Science & santé

Pourquoi 200.000 personnes sont-elles prêtes à aller mourir sur Mars?

Repéré par Vincent Manilève, mis à jour le 10.11.2014 à 18 h 26

Repéré sur Popular Science, Matter

Ils se sont portés volontaires pour un voyage sur Mars, sans retour. Qu’est ce qui ne tourne pas rond chez eux?

Mars, après le passage de Curiosity Photo Wikimedia CC par la NASA

Mars, après le passage de Curiosity Photo Wikimedia CC par la NASA

Partir dans l’espace est à la mode: Matthew McConaughey à la recherche d’une nouvelle planète à coloniser, certaines vedettes en quête d’un joli point de vue sur la Terre… ou encore des volontaires pour un aller-simple vers la planète Mars. L’organisation néerlandaise à but non lucratif Mars One a décidé fin 2012 de lancer une colonisation de la planète Mars d’ici 2023. Moins d’une trentaine d’hommes et de femmes partiront au final, mais plus de 200.000 candidats passionnés et déterminés, si l’on en croit les organisateurs en tout cas. 

 

Mais pourquoi ces personnes décident-elles de tout quitter, y compris la Terre? Pour Fagin, candidat et étudiant en ingénierie aérospatiale à l’université de Purdue interrogé par Popular Science, Mars offre une expérience exceptionnelle et inédite:

«N’importe qui peut voir l’océan. N’importe qui peut visiter les forêts. Ce sont des choses magnifiques, mais aussi des lieux communs. Je vais avoir la chance de voir un lever de Soleil sur Mars. De me tenir au pied du Mont Olympe, l’une des plus grandes montagnes du système solaire. Je vais avoir la chance de voir deux Lunes dans le ciel. Je ne me vois pas être nostalgique d’une vie que 6 ou 7 milliards de personnes expérimentent en ce moment.»

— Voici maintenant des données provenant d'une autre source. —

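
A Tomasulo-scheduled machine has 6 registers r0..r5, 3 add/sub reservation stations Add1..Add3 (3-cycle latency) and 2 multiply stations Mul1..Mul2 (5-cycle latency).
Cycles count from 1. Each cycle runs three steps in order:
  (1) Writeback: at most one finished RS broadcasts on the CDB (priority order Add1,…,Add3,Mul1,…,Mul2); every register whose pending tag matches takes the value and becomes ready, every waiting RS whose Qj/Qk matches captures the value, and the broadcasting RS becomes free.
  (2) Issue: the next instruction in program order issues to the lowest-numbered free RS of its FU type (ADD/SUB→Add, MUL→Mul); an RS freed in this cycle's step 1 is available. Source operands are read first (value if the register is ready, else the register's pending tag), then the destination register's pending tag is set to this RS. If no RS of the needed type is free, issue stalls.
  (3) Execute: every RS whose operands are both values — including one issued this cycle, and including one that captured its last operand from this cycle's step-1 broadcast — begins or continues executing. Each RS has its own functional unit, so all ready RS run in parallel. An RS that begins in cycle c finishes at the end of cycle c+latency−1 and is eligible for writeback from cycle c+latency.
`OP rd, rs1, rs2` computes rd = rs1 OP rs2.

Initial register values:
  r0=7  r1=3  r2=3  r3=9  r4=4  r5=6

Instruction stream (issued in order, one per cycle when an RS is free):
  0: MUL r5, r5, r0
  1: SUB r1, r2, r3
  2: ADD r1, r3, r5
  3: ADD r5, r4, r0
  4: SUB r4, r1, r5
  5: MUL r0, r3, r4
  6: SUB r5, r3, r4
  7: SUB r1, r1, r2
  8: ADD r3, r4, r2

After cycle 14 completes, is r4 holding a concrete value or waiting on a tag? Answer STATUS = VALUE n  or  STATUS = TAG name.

STATUS = VALUE 40

  c1: issue MUL r5<-Mul1  regs: r0:7,r1:3,r2:3,r3:9,r4:4,r5:Mul1
  c2: issue SUB r1<-Add1  regs: r0:7,r1:Add1,r2:3,r3:9,r4:4,r5:Mul1
  c3: issue ADD r1<-Add2  regs: r0:7,r1:Add2,r2:3,r3:9,r4:4,r5:Mul1
  c4: issue ADD r5<-Add3  regs: r0:7,r1:Add2,r2:3,r3:9,r4:4,r5:Add3
  c5: CDB Add1=-6; issue SUB r4<-Add1  regs: r0:7,r1:Add2,r2:3,r3:9,r4:Add1,r5:Add3
  c6: CDB Mul1=42; issue MUL r0<-Mul1  regs: r0:Mul1,r1:Add2,r2:3,r3:9,r4:Add1,r5:Add3
  c7: CDB Add3=11; issue SUB r5<-Add3  regs: r0:Mul1,r1:Add2,r2:3,r3:9,r4:Add1,r5:Add3
  c8: stall  regs: r0:Mul1,r1:Add2,r2:3,r3:9,r4:Add1,r5:Add3
  c9: CDB Add2=51; issue SUB r1<-Add2  regs: r0:Mul1,r1:Add2,r2:3,r3:9,r4:Add1,r5:Add3
  c10: stall  regs: r0:Mul1,r1:Add2,r2:3,r3:9,r4:Add1,r5:Add3
  c11: stall  regs: r0:Mul1,r1:Add2,r2:3,r3:9,r4:Add1,r5:Add3
  c12: CDB Add1=40; issue ADD r3<-Add1  regs: r0:Mul1,r1:Add2,r2:3,r3:Add1,r4:40,r5:Add3
  c13: CDB Add2=48  regs: r0:Mul1,r1:48,r2:3,r3:Add1,r4:40,r5:Add3
  c14: -  regs: r0:Mul1,r1:48,r2:3,r3:Add1,r4:40,r5:Add3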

Et pourtant, il est difficile de comprendre la motivation de ces volontaires, étant donné leur destin. Famine, asphyxie, problèmes de transports… Nous vous avions fait la liste de ce qui attendait ces candidats s’ils s’envolaient vers la planète rouge. Mais en plus des conditions climatiques difficiles (-60°C en moyenne), cette mission souffre d’un problème de taille: la capacité technique de Mars One à réaliser ce projet.

Pour Elmo Keep, qui le raconte sur Matter, les volontaires manquent cruellement de détails sur l’organisation du vol et sur sa réalisation.

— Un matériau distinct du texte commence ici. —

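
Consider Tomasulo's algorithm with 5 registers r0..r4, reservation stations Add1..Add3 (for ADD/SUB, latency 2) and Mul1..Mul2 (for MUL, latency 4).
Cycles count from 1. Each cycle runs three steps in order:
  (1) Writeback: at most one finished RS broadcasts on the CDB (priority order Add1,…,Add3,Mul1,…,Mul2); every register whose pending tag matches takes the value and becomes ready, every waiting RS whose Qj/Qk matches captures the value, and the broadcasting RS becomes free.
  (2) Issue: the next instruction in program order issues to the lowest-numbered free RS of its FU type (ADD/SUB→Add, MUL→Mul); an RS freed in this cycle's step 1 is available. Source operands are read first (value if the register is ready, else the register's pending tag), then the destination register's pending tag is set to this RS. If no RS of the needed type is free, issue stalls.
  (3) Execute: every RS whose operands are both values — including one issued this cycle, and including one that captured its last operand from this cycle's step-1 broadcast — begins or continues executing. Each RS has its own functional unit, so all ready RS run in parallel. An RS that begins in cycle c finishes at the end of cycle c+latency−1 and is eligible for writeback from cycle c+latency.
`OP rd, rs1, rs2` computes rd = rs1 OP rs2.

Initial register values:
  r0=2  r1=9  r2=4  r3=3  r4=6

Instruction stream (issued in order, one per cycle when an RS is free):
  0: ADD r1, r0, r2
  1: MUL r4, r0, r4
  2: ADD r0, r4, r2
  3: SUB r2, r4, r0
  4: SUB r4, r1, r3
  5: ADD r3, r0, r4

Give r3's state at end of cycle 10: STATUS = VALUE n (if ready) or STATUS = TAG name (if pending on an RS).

cycle 1: issue ADD r1<-Add1 // r0:2,r1:Add1,r2:4,r3:3,r4:6
cycle 2: issue MUL r4<-Mul1 // r0:2,r1:Add1,r2:4,r3:3,r4:Mul1
cycle 3: CDB Add1=6; issue ADD r0<-Add1 // r0:Add1,r1:6,r2:4,r3:3,r4:Mul1
cycle 4: issue SUB r2<-Add2 // r0:Add1,r1:6,r2:Add2,r3:3,r4:Mul1
cycle 5: issue SUB r4<-Add3 // r0:Add1,r1:6,r2:Add2,r3:3,r4:Add3
cycle 6: CDB Mul1=12; stall // r0:Add1,r1:6,r2:Add2,r3:3,r4:Add3
cycle 7: CDB Add3=3; issue ADD r3<-Add3 // r0:Add1,r1:6,r2:Add2,r3:Add3,r4:3
cycle 8: CDB Add1=16 // r0:16,r1:6,r2:Add2,r3:Add3,r4:3
cycle 9: - // r0:16,r1:6,r2:Add2,r3:Add3,r4:3
cycle 10: CDB Add2=-4 // r0:16,r1:6,r2:-4,r3:Add3,r4:3

STATUS = TAG Add3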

Comment Mars One, cette organisation assez opaque il faut le dire, qui fait fabriquer son matériel par des sous-traitants et reste évasif sur les détails de son projet, peut-elle espérer mener à bien cette mission? D’autant plus que, comme le rappelle Popular Science, «le planning temporel de la mission est ambitieux», et repose sur les constructeurs et leurs capacités à amener les innovations techniques nécessaires. Le commandant Chris Hadfield, connu (entre autres) pour avoir interprété Space Oddity de David Bowie depuis la Station spatiale internationale, a de forts doutes sur le sérieux de l’organisation.

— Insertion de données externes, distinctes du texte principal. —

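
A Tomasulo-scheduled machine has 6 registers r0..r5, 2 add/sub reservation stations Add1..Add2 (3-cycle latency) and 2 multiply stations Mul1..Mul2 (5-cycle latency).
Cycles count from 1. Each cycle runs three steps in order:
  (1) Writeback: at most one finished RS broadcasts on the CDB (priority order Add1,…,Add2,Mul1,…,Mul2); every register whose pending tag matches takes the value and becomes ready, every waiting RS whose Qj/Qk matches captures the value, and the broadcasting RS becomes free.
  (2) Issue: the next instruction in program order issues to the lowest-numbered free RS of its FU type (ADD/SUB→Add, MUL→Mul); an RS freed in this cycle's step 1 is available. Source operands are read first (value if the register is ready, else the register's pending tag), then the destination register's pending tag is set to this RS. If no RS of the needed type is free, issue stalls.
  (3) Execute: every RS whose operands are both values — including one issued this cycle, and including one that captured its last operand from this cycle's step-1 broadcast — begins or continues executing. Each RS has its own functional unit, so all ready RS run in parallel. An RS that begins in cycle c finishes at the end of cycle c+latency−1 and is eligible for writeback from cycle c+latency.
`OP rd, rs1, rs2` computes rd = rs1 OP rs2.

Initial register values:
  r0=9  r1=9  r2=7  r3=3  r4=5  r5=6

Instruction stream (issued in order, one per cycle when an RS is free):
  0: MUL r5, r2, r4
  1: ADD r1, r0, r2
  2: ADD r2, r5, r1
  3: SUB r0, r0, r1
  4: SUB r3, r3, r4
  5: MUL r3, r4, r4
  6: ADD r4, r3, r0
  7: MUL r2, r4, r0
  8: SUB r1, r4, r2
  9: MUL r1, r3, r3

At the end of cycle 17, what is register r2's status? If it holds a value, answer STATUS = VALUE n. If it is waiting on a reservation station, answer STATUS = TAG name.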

«Ces candidats doivent poser des questions immédiatement. Je veux voir les spécificités techniques l'appareil qui quittera la Terre. Comment vont fonctionner la combinaison sur Mars? Montrez-moi comment elle est pressurisé, comment elle est refroidie. Comment sont faits les gants? [...] Vous ne pouvez pas juste aller au supermarché de l'espace et achetez ces choses-là.»

Pas de quoi effrayer Leila Zucker, physicienne d’une quarantaine d’années et candidate au voyage : 

«Personne d'entre nous ne prévoit de mourir, mais nous savons que cela peut arriver. Vous n'aurez pas ma vie pour rien, mais je suis prête à la donner pour mon rêve», a-t-elle dit lors d'une conférence organisée par Mars One, avant d'entonner avec les autres candidats une chanson qui disait, entre autres, que «Mars One montre le chemin vers les étoiles».